Search code examples
algorithmcluster-analysisk-meanscosine-similaritytrigonometry

How does cosine similarity used with K-means algorithm?


For three text document vectors having different length in their vectors in VSM where entries are tf-idf of terms:

Q1: how cosine similarity used by k-means does then how the clusters are constructed.

Q2: when I use TF-IDF algo. Its produce a negative values is there any problem in my calculation?

Please use the following docs vectors is VSM (tf.idf) where all have different vector length for explanation purposes.

Doc1 (0.134636045, -0.000281926, -0.000281926, -0.000281926, -0.000281926, 0)
Doc2 (-0.002354898, 0.012411358, 0.012411358, 0.09621575, 0.3815553)
Doc3(-0.001838258, 0.009688438, 0.019376876, 0.05633028, 0.59569238, 0.103366223, 0) 

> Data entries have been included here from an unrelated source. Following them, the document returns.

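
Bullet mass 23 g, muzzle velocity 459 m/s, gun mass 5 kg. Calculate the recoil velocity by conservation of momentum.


v_recoil = m_p * v_p / m_gun = 0.023 * 459 / 5 = 2.111 m/s

2.111 m/s


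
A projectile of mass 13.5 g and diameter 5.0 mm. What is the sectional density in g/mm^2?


SD = m/d^2 = 13.5/5.0^2 = 0.54 g/mm^2

0.54 g/mm^2


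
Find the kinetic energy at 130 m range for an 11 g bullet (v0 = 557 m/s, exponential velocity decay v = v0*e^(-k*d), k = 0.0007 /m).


v = v0*exp(-k*d) = 557*exp(-0.0007*130) = 508.551 m/s
E = 0.5*m*v^2 = 0.5*0.011*508.551^2 = 1422 J

1422 J


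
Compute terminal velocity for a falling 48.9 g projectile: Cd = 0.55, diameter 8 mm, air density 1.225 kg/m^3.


A = pi*(d/2)^2 = pi*(8/2000)^2 = 5.02655e-05 m^2
vt = sqrt(2mg/(Cd*rho*A)) = sqrt(2*0.0489*9.81/(0.55 * 1.225 * 5.02655e-05)) = 168.3 m/s

168.3 m/s


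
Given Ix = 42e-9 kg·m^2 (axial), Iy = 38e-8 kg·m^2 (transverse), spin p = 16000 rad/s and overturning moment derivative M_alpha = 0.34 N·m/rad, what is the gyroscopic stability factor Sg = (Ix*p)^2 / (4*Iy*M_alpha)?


Sg = Ix^2 * p^2 / (4 * Iy * M_alpha) = (42e-9)^2 * 16000^2 / (4 * 38e-8 * 0.34) = 0.8738

0.8738


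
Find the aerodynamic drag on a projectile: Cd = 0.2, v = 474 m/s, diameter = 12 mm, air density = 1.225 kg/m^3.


A = pi*(d/2)^2 = pi*(12/2000)^2 = 1.13097e-04 m^2
Fd = 0.5*Cd*rho*A*v^2 = 0.5*0.2*1.225*1.13097e-04*474^2 = 3.113 N

3.113 N


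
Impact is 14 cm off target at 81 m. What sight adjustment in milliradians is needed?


1 mrad subtends 1 cm per 10 m of range, so adj = error_cm / (dist_m / 10) = 14 / (81/10) = 1.728 mrad

1.728 mrad


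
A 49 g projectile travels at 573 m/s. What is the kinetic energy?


E = 0.5*m*v^2 = 0.5*0.049*573^2 = 8044 J

8044 J


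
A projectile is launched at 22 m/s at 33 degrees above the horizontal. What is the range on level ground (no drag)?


R = v0^2 * sin(2*theta) / g = 22^2 * sin(2*33°) / 9.81 = 45.07 m

45.07 m


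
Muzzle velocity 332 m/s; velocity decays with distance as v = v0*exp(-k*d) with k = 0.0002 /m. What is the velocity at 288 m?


v = v0*exp(-k*d) = 332*exp(-0.0002*288) = 313.4 m/s

313.4 m/s


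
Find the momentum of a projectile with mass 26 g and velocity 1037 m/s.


p = m*v = 0.026*1037 = 26.96 kg·m/s

26.96 kg·m/s


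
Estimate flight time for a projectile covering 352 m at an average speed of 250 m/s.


t = d/v = 352/250 = 1.408 s

1.408 s


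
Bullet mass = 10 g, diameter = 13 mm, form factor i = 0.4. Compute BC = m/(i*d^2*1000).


BC = m/(i*d^2*1000) = 10/(0.4 * 13^2 * 1000) = 0.0001479

0.0001479


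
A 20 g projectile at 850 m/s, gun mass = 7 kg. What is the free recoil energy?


v_r = m_p*v_p/m_gun = 0.02*850/7 = 2.42857 m/s, E_r = 0.5*m_gun*v_r^2 = 0.5*7*2.42857^2 = 20.64 J

20.64 J


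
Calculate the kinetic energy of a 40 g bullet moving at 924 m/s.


E = 0.5*m*v^2 = 0.5*0.04*924^2 = 17076 J

17076 J


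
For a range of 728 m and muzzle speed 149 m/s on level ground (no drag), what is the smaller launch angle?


sin(2*theta) = R*g/v0^2 = 728*9.81/149^2 = 0.321683, theta = arcsin(0.321683)/2 = 9.382°

9.382 degrees


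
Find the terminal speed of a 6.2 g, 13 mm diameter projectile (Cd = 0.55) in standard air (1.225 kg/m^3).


A = pi*(d/2)^2 = pi*(13/2000)^2 = 1.32732e-04 m^2
vt = sqrt(2mg/(Cd*rho*A)) = sqrt(2*0.0062*9.81/(0.55 * 1.225 * 1.32732e-04)) = 36.88 m/s

36.88 m/s


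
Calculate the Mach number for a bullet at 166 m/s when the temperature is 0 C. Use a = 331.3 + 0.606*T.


a = 331.3 + 0.606*(0) = 331.3 m/s
M = v/a = 166/331.3 = 0.5011

0.5011


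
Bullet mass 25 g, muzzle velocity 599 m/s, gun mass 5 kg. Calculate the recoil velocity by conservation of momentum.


v_recoil = m_p * v_p / m_gun = 0.025 * 599 / 5 = 2.995 m/s

2.995 m/s


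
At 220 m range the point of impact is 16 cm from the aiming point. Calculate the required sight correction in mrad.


1 mrad subtends 1 cm per 10 m of range, so adj = error_cm / (dist_m / 10) = 16 / (220/10) = 0.7273 mrad

0.7273 mrad


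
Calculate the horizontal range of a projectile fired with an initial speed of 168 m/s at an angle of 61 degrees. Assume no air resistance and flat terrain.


R = v0^2 * sin(2*theta) / g = 168^2 * sin(2*61°) / 9.81 = 2440 m

2440 m


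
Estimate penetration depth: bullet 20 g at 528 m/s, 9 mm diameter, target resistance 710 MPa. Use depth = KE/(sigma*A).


A = pi*(d/2)^2 = pi*(9/2)^2 = 63.6173 mm^2
E = 0.5*m*v^2 = 0.5*0.02*528^2 = 2787.84 J
depth = E/(sigma*A) = 2787.84 J / (710 MPa * 63.6173 mm^2) = 2787.84/(710 * 63.6173) m = 0.0617212 m ≈ 61.72 mm

61.72 mm


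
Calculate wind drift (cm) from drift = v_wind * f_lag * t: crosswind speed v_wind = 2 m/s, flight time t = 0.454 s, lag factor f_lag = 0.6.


drift = v_wind * lag * t = 2 * 0.6 * 0.454 = 0.5448 m ≈ 54.48 cm

54.48 cm


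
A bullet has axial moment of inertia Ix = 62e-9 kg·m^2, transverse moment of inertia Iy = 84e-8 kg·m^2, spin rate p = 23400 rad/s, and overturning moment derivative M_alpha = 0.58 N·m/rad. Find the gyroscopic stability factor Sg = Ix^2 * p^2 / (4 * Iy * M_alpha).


Sg = Ix^2 * p^2 / (4 * Iy * M_alpha) = (62e-9)^2 * 23400^2 / (4 * 84e-8 * 0.58) = 1.08

1.08


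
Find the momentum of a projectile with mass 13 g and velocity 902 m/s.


p = m*v = 0.013*902 = 11.73 kg·m/s

11.73 kg·m/s


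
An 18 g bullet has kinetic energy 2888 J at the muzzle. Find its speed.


v = sqrt(2*E/m) = sqrt(2*2888/0.018) = 566.5 m/s

566.5 m/s


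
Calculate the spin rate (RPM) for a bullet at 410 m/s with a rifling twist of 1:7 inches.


twist_m = 7*0.0254 = 0.1778 m
spin = v/twist = 410/0.1778 = 2305.962 rev/s
RPM = spin*60 = 2305.962*60 ≈ 138358 RPM

138358 RPM


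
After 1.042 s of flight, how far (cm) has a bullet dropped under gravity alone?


drop = 0.5*g*t^2 = 0.5*9.81*1.042^2 = 5.32567 m ≈ 532.6 cm

532.6 cm


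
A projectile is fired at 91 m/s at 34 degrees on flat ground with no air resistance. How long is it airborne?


T = 2*v0*sin(theta)/g = 2*91*sin(34°)/9.81 = 10.37 s

10.37 s


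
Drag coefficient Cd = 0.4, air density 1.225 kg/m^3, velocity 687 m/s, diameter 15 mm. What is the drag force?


A = pi*(d/2)^2 = pi*(15/2000)^2 = 1.76715e-04 m^2
Fd = 0.5*Cd*rho*A*v^2 = 0.5*0.4*1.225*1.76715e-04*687^2 = 20.43 N

20.43 N


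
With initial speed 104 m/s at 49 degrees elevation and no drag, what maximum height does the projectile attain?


H = (v0*sin(theta))^2 / (2g) = (104*sin(49°))^2 / (2*9.81) = 314 m

314 m


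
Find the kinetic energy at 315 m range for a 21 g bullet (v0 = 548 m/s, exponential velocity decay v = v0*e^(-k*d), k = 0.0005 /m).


v = v0*exp(-k*d) = 548*exp(-0.0005*315) = 468.144 m/s
E = 0.5*m*v^2 = 0.5*0.021*468.144^2 = 2301 J

2301 J


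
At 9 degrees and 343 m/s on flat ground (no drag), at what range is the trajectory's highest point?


R = v0^2*sin(2*theta)/g = 343^2*sin(2*9°)/9.81 = 3705.97 m
apex_dist = R/2 = 3705.97/2 = 1853 m

1853 m


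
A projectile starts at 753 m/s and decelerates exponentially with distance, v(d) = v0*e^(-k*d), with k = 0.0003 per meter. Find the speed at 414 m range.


v = v0*exp(-k*d) = 753*exp(-0.0003*414) = 665.1 m/s

665.1 m/s


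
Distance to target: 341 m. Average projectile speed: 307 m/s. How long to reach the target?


t = d/v = 341/307 = 1.111 s

1.111 s


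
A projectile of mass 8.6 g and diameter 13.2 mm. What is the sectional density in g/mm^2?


SD = m/d^2 = 8.6/13.2^2 = 0.04936 g/mm^2

0.04936 g/mm^2


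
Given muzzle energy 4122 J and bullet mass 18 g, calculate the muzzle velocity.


v = sqrt(2*E/m) = sqrt(2*4122/0.018) = 676.8 m/s

676.8 m/s


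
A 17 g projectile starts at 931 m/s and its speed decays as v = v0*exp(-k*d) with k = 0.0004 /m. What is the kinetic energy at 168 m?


v = v0*exp(-k*d) = 931*exp(-0.0004*168) = 870.493 m/s
E = 0.5*m*v^2 = 0.5*0.017*870.493^2 = 6441 J

6441 J


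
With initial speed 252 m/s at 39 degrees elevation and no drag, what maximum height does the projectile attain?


H = (v0*sin(theta))^2 / (2g) = (252*sin(39°))^2 / (2*9.81) = 1282 m

1282 m


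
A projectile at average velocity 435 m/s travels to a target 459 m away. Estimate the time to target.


t = d/v = 459/435 = 1.055 s

1.055 s


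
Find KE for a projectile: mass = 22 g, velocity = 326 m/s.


E = 0.5*m*v^2 = 0.5*0.022*326^2 = 1169 J

1169 J


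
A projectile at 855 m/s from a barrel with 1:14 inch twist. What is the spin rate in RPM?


twist_m = 14*0.0254 = 0.3556 m
spin = v/twist = 855/0.3556 = 2404.387 rev/s
RPM = spin*60 = 2404.387*60 ≈ 144263 RPM

144263 RPM


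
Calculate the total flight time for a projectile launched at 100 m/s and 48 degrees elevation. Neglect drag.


T = 2*v0*sin(theta)/g = 2*100*sin(48°)/9.81 = 15.15 s

15.15 s


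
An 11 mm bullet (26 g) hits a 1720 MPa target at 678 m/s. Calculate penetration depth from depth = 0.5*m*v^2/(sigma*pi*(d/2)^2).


A = pi*(d/2)^2 = pi*(11/2)^2 = 95.0332 mm^2
E = 0.5*m*v^2 = 0.5*0.026*678^2 = 5975.89 J
depth = E/(sigma*A) = 5975.89 J / (1720 MPa * 95.0332 mm^2) = 5975.89/(1720 * 95.0332) m = 0.0365594 m ≈ 36.56 mm

36.56 mm


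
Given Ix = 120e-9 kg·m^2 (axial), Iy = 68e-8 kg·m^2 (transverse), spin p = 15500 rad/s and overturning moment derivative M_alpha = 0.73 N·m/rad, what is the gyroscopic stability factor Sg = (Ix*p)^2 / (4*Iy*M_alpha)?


Sg = Ix^2 * p^2 / (4 * Iy * M_alpha) = (120e-9)^2 * 15500^2 / (4 * 68e-8 * 0.73) = 1.742

1.742


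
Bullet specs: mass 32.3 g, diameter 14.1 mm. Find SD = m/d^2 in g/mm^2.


SD = m/d^2 = 32.3/14.1^2 = 0.1625 g/mm^2

0.1625 g/mm^2


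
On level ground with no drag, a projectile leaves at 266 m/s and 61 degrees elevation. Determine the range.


R = v0^2 * sin(2*theta) / g = 266^2 * sin(2*61°) / 9.81 = 6117 m

6117 m


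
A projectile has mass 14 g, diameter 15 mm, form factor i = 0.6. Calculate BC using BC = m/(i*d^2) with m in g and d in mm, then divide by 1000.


BC = m/(i*d^2*1000) = 14/(0.6 * 15^2 * 1000) = 0.0001037

0.0001037


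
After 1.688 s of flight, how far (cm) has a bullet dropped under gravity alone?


drop = 0.5*g*t^2 = 0.5*9.81*1.688^2 = 13.976 m ≈ 1398 cm

1398 cm


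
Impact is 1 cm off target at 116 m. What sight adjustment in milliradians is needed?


1 mrad subtends 1 cm per 10 m of range, so adj = error_cm / (dist_m / 10) = 1 / (116/10) = 0.08621 mrad

0.08621 mrad


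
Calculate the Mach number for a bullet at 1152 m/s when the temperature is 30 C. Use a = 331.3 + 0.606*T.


a = 331.3 + 0.606*(30) = 349.48 m/s
M = v/a = 1152/349.48 = 3.296

3.296


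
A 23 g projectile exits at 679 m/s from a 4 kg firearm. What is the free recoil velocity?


v_recoil = m_p * v_p / m_gun = 0.023 * 679 / 4 = 3.904 m/s

3.904 m/s


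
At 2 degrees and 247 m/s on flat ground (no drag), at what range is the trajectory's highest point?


R = v0^2*sin(2*theta)/g = 247^2*sin(2*2°)/9.81 = 433.82 m
apex_dist = R/2 = 433.82/2 = 216.9 m

216.9 m


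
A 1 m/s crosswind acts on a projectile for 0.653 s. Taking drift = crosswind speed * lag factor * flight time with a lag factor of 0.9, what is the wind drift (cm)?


drift = v_wind * lag * t = 1 * 0.9 * 0.653 = 0.5877 m ≈ 58.77 cm

58.77 cm


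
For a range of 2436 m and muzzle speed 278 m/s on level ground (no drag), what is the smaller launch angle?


sin(2*theta) = R*g/v0^2 = 2436*9.81/278^2 = 0.309212, theta = arcsin(0.309212)/2 = 9.006°

9.006 degrees


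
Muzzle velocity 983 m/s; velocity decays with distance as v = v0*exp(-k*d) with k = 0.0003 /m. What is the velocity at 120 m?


v = v0*exp(-k*d) = 983*exp(-0.0003*120) = 948.2 m/s

948.2 m/s


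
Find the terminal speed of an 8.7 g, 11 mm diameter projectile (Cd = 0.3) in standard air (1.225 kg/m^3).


A = pi*(d/2)^2 = pi*(11/2000)^2 = 9.50332e-05 m^2
vt = sqrt(2mg/(Cd*rho*A)) = sqrt(2*0.0087*9.81/(0.3 * 1.225 * 9.50332e-05)) = 69.91 m/s

69.91 m/s


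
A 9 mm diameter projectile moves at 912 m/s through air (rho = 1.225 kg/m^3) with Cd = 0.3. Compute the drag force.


A = pi*(d/2)^2 = pi*(9/2000)^2 = 6.36173e-05 m^2
Fd = 0.5*Cd*rho*A*v^2 = 0.5*0.3*1.225*6.36173e-05*912^2 = 9.723 N

9.723 N


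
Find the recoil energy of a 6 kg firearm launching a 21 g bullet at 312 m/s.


v_r = m_p*v_p/m_gun = 0.021*312/6 = 1.092 m/s, E_r = 0.5*m_gun*v_r^2 = 0.5*6*1.092^2 = 3.577 J

3.577 J


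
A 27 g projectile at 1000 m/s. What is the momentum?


p = m*v = 0.027*1000 = 27 kg·m/s

27 kg·m/s


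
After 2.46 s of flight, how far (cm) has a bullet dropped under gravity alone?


drop = 0.5*g*t^2 = 0.5*9.81*2.46^2 = 29.6831 m ≈ 2968 cm

2968 cm


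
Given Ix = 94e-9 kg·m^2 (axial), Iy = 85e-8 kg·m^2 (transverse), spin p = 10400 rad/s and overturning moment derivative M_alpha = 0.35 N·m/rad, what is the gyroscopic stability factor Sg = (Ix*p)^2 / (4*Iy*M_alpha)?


Sg = Ix^2 * p^2 / (4 * Iy * M_alpha) = (94e-9)^2 * 10400^2 / (4 * 85e-8 * 0.35) = 0.8031

0.8031


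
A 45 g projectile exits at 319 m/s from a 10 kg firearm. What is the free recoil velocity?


v_recoil = m_p * v_p / m_gun = 0.045 * 319 / 10 = 1.435 m/s

1.435 m/s


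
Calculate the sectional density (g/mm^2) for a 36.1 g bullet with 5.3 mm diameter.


SD = m/d^2 = 36.1/5.3^2 = 1.285 g/mm^2

1.285 g/mm^2


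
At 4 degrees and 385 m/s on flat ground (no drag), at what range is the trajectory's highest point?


R = v0^2*sin(2*theta)/g = 385^2*sin(2*4°)/9.81 = 2102.85 m
apex_dist = R/2 = 2102.85/2 = 1051 m

1051 m


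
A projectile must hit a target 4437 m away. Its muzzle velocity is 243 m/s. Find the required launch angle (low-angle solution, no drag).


sin(2*theta) = R*g/v0^2 = 4437*9.81/243^2 = 0.737133, theta = arcsin(0.737133)/2 = 23.74°

23.74 degrees


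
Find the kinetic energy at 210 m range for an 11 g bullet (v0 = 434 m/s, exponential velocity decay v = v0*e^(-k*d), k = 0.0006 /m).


v = v0*exp(-k*d) = 434*exp(-0.0006*210) = 382.621 m/s
E = 0.5*m*v^2 = 0.5*0.011*382.621^2 = 805.2 J

805.2 J


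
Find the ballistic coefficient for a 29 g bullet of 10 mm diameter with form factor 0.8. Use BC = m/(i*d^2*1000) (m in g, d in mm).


BC = m/(i*d^2*1000) = 29/(0.8 * 10^2 * 1000) = 0.0003625

0.0003625


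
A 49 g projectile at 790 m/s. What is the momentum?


p = m*v = 0.049*790 = 38.71 kg·m/s

38.71 kg·m/s


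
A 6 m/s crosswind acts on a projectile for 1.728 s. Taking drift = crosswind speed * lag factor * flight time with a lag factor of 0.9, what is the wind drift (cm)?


drift = v_wind * lag * t = 6 * 0.9 * 1.728 = 9.3312 m ≈ 933.1 cm

933.1 cm


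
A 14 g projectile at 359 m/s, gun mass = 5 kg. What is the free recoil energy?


v_r = m_p*v_p/m_gun = 0.014*359/5 = 1.0052 m/s, E_r = 0.5*m_gun*v_r^2 = 0.5*5*1.0052^2 = 2.526 J

2.526 J


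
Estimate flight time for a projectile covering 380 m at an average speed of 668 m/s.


t = d/v = 380/668 = 0.5689 s

0.5689 s


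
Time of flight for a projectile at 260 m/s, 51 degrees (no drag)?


T = 2*v0*sin(theta)/g = 2*260*sin(51°)/9.81 = 41.19 s

41.19 s


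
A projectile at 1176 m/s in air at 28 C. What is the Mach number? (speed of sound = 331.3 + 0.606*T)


a = 331.3 + 0.606*(28) = 348.268 m/s
M = v/a = 1176/348.268 = 3.377

3.377


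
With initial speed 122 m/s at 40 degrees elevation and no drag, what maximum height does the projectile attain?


H = (v0*sin(theta))^2 / (2g) = (122*sin(40°))^2 / (2*9.81) = 313.4 m

313.4 m


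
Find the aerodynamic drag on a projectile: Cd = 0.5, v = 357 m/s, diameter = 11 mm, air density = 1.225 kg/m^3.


A = pi*(d/2)^2 = pi*(11/2000)^2 = 9.50332e-05 m^2
Fd = 0.5*Cd*rho*A*v^2 = 0.5*0.5*1.225*9.50332e-05*357^2 = 3.709 N

3.709 N


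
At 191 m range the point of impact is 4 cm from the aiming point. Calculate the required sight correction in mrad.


1 mrad subtends 1 cm per 10 m of range, so adj = error_cm / (dist_m / 10) = 4 / (191/10) = 0.2094 mrad

0.2094 mrad


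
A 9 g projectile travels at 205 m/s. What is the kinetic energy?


E = 0.5*m*v^2 = 0.5*0.009*205^2 = 189.1 J

189.1 J


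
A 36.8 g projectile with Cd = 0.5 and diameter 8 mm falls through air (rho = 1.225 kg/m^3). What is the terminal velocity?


A = pi*(d/2)^2 = pi*(8/2000)^2 = 5.02655e-05 m^2
vt = sqrt(2mg/(Cd*rho*A)) = sqrt(2*0.0368*9.81/(0.5 * 1.225 * 5.02655e-05)) = 153.1 m/s

153.1 m/s


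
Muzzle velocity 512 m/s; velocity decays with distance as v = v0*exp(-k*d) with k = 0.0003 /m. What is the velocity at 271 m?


v = v0*exp(-k*d) = 512*exp(-0.0003*271) = 472 m/s

472 m/s


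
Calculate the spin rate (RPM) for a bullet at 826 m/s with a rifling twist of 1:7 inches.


twist_m = 7*0.0254 = 0.1778 m
spin = v/twist = 826/0.1778 = 4645.669 rev/s
RPM = spin*60 = 4645.669*60 ≈ 278740 RPM

278740 RPM


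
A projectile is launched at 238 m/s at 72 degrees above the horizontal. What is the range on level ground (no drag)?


R = v0^2 * sin(2*theta) / g = 238^2 * sin(2*72°) / 9.81 = 3394 m

3394 m


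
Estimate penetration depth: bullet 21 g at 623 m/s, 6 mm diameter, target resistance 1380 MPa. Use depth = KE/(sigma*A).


A = pi*(d/2)^2 = pi*(6/2)^2 = 28.2743 mm^2
E = 0.5*m*v^2 = 0.5*0.021*623^2 = 4075.35 J
depth = E/(sigma*A) = 4075.35 J / (1380 MPa * 28.2743 mm^2) = 4075.35/(1380 * 28.2743) m = 0.104447 m ≈ 104.4 mm

104.4 mm


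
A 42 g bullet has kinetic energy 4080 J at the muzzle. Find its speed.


v = sqrt(2*E/m) = sqrt(2*4080/0.042) = 440.8 m/s

440.8 m/s


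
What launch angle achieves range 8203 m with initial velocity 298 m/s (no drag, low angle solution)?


sin(2*theta) = R*g/v0^2 = 8203*9.81/298^2 = 0.906169, theta = arcsin(0.906169)/2 = 32.49°

32.49 degrees


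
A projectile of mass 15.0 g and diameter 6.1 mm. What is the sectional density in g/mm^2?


SD = m/d^2 = 15.0/6.1^2 = 0.4031 g/mm^2

0.4031 g/mm^2


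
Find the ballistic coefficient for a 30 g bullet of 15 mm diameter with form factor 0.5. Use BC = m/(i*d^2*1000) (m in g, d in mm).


BC = m/(i*d^2*1000) = 30/(0.5 * 15^2 * 1000) = 0.0002667

0.0002667


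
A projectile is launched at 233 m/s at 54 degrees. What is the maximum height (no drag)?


H = (v0*sin(theta))^2 / (2g) = (233*sin(54°))^2 / (2*9.81) = 1811 m

1811 m


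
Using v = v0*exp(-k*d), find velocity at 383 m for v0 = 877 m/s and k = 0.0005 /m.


v = v0*exp(-k*d) = 877*exp(-0.0005*383) = 724.2 m/s

724.2 m/s


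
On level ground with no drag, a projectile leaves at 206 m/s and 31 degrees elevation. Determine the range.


R = v0^2 * sin(2*theta) / g = 206^2 * sin(2*31°) / 9.81 = 3819 m

3819 m


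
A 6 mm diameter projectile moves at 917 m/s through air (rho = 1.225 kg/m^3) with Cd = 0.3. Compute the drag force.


A = pi*(d/2)^2 = pi*(6/2000)^2 = 2.82743e-05 m^2
Fd = 0.5*Cd*rho*A*v^2 = 0.5*0.3*1.225*2.82743e-05*917^2 = 4.369 N

4.369 N


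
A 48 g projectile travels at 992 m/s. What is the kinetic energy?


E = 0.5*m*v^2 = 0.5*0.048*992^2 = 23618 J

23618 J


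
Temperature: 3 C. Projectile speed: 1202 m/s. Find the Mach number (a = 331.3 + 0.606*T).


a = 331.3 + 0.606*(3) = 333.118 m/s
M = v/a = 1202/333.118 = 3.608

3.608


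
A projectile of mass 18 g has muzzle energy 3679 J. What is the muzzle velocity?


v = sqrt(2*E/m) = sqrt(2*3679/0.018) = 639.4 m/s

639.4 m/s


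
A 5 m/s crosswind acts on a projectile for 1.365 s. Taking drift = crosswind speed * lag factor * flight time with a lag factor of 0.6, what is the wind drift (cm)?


drift = v_wind * lag * t = 5 * 0.6 * 1.365 = 4.095 m ≈ 409.5 cm

409.5 cm


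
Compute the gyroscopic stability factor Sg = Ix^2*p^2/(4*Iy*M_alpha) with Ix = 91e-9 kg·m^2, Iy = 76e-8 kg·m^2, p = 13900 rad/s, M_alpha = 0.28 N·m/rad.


Sg = Ix^2 * p^2 / (4 * Iy * M_alpha) = (91e-9)^2 * 13900^2 / (4 * 76e-8 * 0.28) = 1.88

1.88


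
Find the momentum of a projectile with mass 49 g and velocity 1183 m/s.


p = m*v = 0.049*1183 = 57.97 kg·m/s

57.97 kg·m/s


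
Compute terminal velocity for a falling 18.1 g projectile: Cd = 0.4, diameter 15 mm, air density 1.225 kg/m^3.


A = pi*(d/2)^2 = pi*(15/2000)^2 = 1.76715e-04 m^2
vt = sqrt(2mg/(Cd*rho*A)) = sqrt(2*0.0181*9.81/(0.4 * 1.225 * 1.76715e-04)) = 64.04 m/s

64.04 m/s


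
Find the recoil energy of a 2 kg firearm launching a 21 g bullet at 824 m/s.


v_r = m_p*v_p/m_gun = 0.021*824/2 = 8.652 m/s, E_r = 0.5*m_gun*v_r^2 = 0.5*2*8.652^2 = 74.86 J

74.86 J


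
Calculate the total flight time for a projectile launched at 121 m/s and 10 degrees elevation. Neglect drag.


T = 2*v0*sin(theta)/g = 2*121*sin(10°)/9.81 = 4.284 s

4.284 s


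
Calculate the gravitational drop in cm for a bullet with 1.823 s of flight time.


drop = 0.5*g*t^2 = 0.5*9.81*1.823^2 = 16.3009 m ≈ 1630 cm

1630 cm


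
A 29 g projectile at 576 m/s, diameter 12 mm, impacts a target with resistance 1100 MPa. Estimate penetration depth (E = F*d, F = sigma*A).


A = pi*(d/2)^2 = pi*(12/2)^2 = 113.097 mm^2
E = 0.5*m*v^2 = 0.5*0.029*576^2 = 4810.75 J
depth = E/(sigma*A) = 4810.75 J / (1100 MPa * 113.097 mm^2) = 4810.75/(1100 * 113.097) m = 0.0386694 m ≈ 38.67 mm

38.67 mm


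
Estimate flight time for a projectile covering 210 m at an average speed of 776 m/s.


t = d/v = 210/776 = 0.2706 s

0.2706 s


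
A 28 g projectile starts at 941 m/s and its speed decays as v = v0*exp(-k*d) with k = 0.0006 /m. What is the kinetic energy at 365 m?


v = v0*exp(-k*d) = 941*exp(-0.0006*365) = 755.926 m/s
E = 0.5*m*v^2 = 0.5*0.028*755.926^2 = 8000 J

8000 J


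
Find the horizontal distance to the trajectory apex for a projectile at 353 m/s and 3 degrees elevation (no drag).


R = v0^2*sin(2*theta)/g = 353^2*sin(2*3°)/9.81 = 1327.75 m
apex_dist = R/2 = 1327.75/2 = 663.9 m

663.9 m


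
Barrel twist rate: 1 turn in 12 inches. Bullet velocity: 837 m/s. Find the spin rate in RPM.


twist_m = 12*0.0254 = 0.3048 m
spin = v/twist = 837/0.3048 = 2746.063 rev/s
RPM = spin*60 = 2746.063*60 ≈ 164764 RPM

164764 RPM


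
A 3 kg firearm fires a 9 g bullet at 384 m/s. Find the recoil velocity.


v_recoil = m_p * v_p / m_gun = 0.009 * 384 / 3 = 1.152 m/s

1.152 m/s


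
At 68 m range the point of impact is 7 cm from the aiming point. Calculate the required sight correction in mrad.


1 mrad subtends 1 cm per 10 m of range, so adj = error_cm / (dist_m / 10) = 7 / (68/10) = 1.029 mrad

1.029 mrad


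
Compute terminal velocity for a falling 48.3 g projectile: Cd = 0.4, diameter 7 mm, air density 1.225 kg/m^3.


A = pi*(d/2)^2 = pi*(7/2000)^2 = 3.84845e-05 m^2
vt = sqrt(2mg/(Cd*rho*A)) = sqrt(2*0.0483*9.81/(0.4 * 1.225 * 3.84845e-05)) = 224.2 m/s

224.2 m/s


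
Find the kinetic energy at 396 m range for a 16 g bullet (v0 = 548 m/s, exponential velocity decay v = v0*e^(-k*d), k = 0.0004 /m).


v = v0*exp(-k*d) = 548*exp(-0.0004*396) = 467.723 m/s
E = 0.5*m*v^2 = 0.5*0.016*467.723^2 = 1750 J

1750 J


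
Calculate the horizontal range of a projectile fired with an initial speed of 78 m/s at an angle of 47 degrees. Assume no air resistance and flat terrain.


R = v0^2 * sin(2*theta) / g = 78^2 * sin(2*47°) / 9.81 = 618.7 m

618.7 m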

i will thank any one can give explanation about my question.


Solution

  • Cosine similarity means you take the dot product of the vector / k mean centre rather than the Euclidean distance.

    Dot product is a.xb.x + a.yb.y ... + a.zz*b.zz for all the dimensions. You generally normalize the vectors first. Then call acos() on the result.

    Essentially you're dividing the results into sectors rather than into randomly-clumped clusters.